Dantes frowned. “Why?”
“Syn may need a shoulder to cry on after you’re gone. I want to be the first to volunteer,” he lied, poorly.
“I’m pretty sure she’ll have her hands full with other business. Feel free to lie and tell her it was my last wish that she’d give you a lay for free.”
Tel put a hand on Dantes’ arm, managing a brief smile. “You’re a true friend.”
He nodded, though he knew a true friend would do everything he could to keep him from walking into the chaos he was about to cause.
With nothing left to say, the group began the walk to the undermarket. Unlike the roundabout paths, and strange caverns Dantes usually wound his way through, the group went straight to the undermarket. It made him nervous, even more so than his unfolding plot. The group made it to the market in roughly half the time it usually took him to do so, and the dwarven guards waved them through with no issue.
Just as he’d seen through Jacopo’s eyes, there was a large crowd gathered. Members of all the major gangs were milling about, as were randoms, gamblers, and the usual degenerates that made up the thriving Underprison community.
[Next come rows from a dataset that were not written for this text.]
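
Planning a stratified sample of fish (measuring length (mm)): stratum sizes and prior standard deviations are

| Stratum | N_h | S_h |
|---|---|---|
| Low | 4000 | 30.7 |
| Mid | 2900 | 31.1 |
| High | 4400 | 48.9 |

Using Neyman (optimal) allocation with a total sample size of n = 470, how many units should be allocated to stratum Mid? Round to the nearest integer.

Neyman allocation: n_h = n · N_h S_h / Σ N_i S_i, with n = 470.
  stratum Low: N_h·S_h = 4000·30.7 = 122800.00
  stratum Mid: N_h·S_h = 2900·31.1 = 90190.00
  stratum High: N_h·S_h = 4400·48.9 = 215160.00
Σ N_h S_h = 428150.00
n for stratum Mid = 470·90190.00/428150.00 = 99.006 → 99

99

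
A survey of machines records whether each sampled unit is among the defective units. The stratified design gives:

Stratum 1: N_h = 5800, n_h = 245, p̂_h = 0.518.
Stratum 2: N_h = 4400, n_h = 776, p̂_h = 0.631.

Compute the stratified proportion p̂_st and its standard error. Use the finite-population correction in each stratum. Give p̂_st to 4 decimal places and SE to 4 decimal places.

N = 10200; stratum weights W_h = N_h/N.
p̂_st = Σ W_h p̂_h = (5800·0.518 + 4400·0.631)/10200 = 0.56675
V̂(p̂_st) = Σ W_h² (1 − n_h/N_h) p̂_h(1−p̂_h)/(n_h−1):
  stratum 1: (5800/10200)²·(1 − 245/5800)·0.518·0.482/244 = 0.000316883
  stratum 2: (4400/10200)²·(1 − 776/4400)·0.631·0.369/775 = 4.60463e-05
V̂(p̂_st) = 0.000362929; SE = √V̂ = 0.0190507

p̂_st ≈ 0.5667, SE ≈ 0.0191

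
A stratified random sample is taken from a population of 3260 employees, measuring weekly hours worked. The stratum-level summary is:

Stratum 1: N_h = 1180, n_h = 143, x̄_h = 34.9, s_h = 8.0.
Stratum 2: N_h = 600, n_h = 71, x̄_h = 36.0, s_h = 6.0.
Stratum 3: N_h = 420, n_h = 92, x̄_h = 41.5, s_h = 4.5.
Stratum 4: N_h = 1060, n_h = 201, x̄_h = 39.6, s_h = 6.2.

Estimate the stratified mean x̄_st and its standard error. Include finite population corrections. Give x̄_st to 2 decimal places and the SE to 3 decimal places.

x̄_st = Σ W_h x̄_h = (1180·34.9 + 600·36.0 + 420·41.5 + 1060·39.6)/3260 = 37.48098
V̂(x̄_st) = Σ W_h² (1 − n_h/N_h) s_h²/n_h, with W_h = N_h/N and N = 3260:
  stratum 1: (1180/3260)²·(1 − 143/1180)·8.0²/143 = 0.0515311
  stratum 2: (600/3260)²·(1 − 71/600)·6.0²/71 = 0.0151431
  stratum 3: (420/3260)²·(1 − 92/420)·4.5²/92 = 0.00285315
  stratum 4: (1060/3260)²·(1 − 201/1060)·6.2²/201 = 0.0163852
V̂(x̄_st) = 0.0859126
SE(x̄_st) = √0.0859126 = 0.293108

x̄_st ≈ 37.48, SE ≈ 0.293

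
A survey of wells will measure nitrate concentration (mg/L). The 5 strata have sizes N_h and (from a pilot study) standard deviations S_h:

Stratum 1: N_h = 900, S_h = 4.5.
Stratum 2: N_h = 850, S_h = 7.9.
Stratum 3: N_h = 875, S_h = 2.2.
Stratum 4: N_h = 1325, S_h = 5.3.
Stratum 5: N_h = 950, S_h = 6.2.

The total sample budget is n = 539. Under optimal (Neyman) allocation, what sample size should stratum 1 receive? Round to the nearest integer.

85

Neyman allocation: n_h = n · N_h S_h / Σ N_i S_i, with n = 539.
  stratum 1: N_h·S_h = 900·4.5 = 4050.00
  stratum 2: N_h·S_h = 850·7.9 = 6715.00
  stratum 3: N_h·S_h = 875·2.2 = 1925.00
  stratum 4: N_h·S_h = 1325·5.3 = 7022.50
  stratum 5: N_h·S_h = 950·6.2 = 5890.00
Σ N_h S_h = 25602.50
n for stratum 1 = 539·4050.00/25602.50 = 85.263 → 85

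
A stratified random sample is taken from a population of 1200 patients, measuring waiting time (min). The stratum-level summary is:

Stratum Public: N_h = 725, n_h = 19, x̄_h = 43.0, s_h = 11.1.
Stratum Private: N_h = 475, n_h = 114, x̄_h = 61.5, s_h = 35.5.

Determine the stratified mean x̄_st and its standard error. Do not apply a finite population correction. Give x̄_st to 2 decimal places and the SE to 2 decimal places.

x̄_st = Σ W_h x̄_h = (725·43.0 + 475·61.5)/1200 = 50.32292
V̂(x̄_st) = Σ W_h² s_h²/n_h, with W_h = N_h/N and N = 1200:
  stratum Public: (725/1200)²·11.1²/19 = 2.36704
  stratum Private: (475/1200)²·35.5²/114 = 1.73211
V̂(x̄_st) = 4.09916
SE(x̄_st) = √4.09916 = 2.02464

x̄_st ≈ 50.32, SE ≈ 2.02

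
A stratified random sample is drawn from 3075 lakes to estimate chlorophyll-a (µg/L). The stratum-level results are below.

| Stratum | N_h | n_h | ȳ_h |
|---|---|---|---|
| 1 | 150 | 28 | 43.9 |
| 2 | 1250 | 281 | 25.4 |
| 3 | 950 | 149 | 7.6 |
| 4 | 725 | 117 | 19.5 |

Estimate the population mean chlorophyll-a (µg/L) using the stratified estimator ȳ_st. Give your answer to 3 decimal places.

N = Σ N_h = 3075. Stratum weights W_h = N_h/N.
ȳ_st = (150·43.9 + 1250·25.4 + 950·7.6 + 725·19.5) / 3075 = 19.41220

ȳ_st ≈ 19.412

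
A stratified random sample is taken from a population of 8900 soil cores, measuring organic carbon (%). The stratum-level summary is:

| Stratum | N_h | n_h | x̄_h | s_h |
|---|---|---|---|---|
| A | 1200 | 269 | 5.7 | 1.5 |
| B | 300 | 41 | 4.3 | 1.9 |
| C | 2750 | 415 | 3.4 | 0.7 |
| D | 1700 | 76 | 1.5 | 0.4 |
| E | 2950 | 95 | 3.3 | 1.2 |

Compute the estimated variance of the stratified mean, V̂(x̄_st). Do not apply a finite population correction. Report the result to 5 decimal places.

V̂(x̄_st) = Σ W_h² s_h²/n_h, with W_h = N_h/N and N = 8900:
  stratum A: (1200/8900)²·1.5²/269 = 0.000152059
  stratum B: (300/8900)²·1.9²/41 = 0.000100043
  stratum C: (2750/8900)²·0.7²/415 = 0.000112728
  stratum D: (1700/8900)²·0.4²/76 = 7.68111e-05
  stratum E: (2950/8900)²·1.2²/95 = 0.00166534
V̂(x̄_st) = 0.00210698

V̂(x̄_st) ≈ 0.00211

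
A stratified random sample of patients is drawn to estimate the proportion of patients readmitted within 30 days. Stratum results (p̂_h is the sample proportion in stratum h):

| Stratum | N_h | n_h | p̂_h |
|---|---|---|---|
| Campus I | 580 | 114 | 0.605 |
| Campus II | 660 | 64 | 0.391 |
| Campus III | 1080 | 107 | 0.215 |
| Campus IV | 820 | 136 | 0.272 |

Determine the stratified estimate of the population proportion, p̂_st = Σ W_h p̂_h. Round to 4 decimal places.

p̂_st ≈ 0.3389

N = 3140; stratum weights W_h = N_h/N.
p̂_st = Σ W_h p̂_h = (580·0.605 + 660·0.391 + 1080·0.215 + 820·0.272)/3140 = 0.33892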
He took a moment to disperse the rats that were still with him, and had them take their positions. He checked on the other rats that he’d sent ahead and found that they were already in place, or at least near enough that it didn’t matter. They were good at following orders, especially when Jacopo assisted him in ensuring that they understood them. He quickly checked the ratmark on his arm. It still had a full fang of gold left.
The crowd parted when they noticed Dantes and the Collared that were with him. At the far edge of the crowd he saw the Elves gathered and waiting, smirks on their faces as they looked down their noses at him.
Reivare, still shirtless as he had been every time Dantes had seen him, leapt down from the crudely erected stage. His tattoos shifted and moved, as they played across his lean musculature making it look as if the tree on his chest was swaying in the wind. He gestured to the crowd and looked directly at Dantes.
“Let this be an example to all of you. To cross me, to cross your betters, is a fool's game. This mutt realized that and chose the only smart move he could, choosing not to play.”
Dantes clenched his jaw, feeling his small tusks poke against the inside of his cheeks. He hadn’t even begun to play.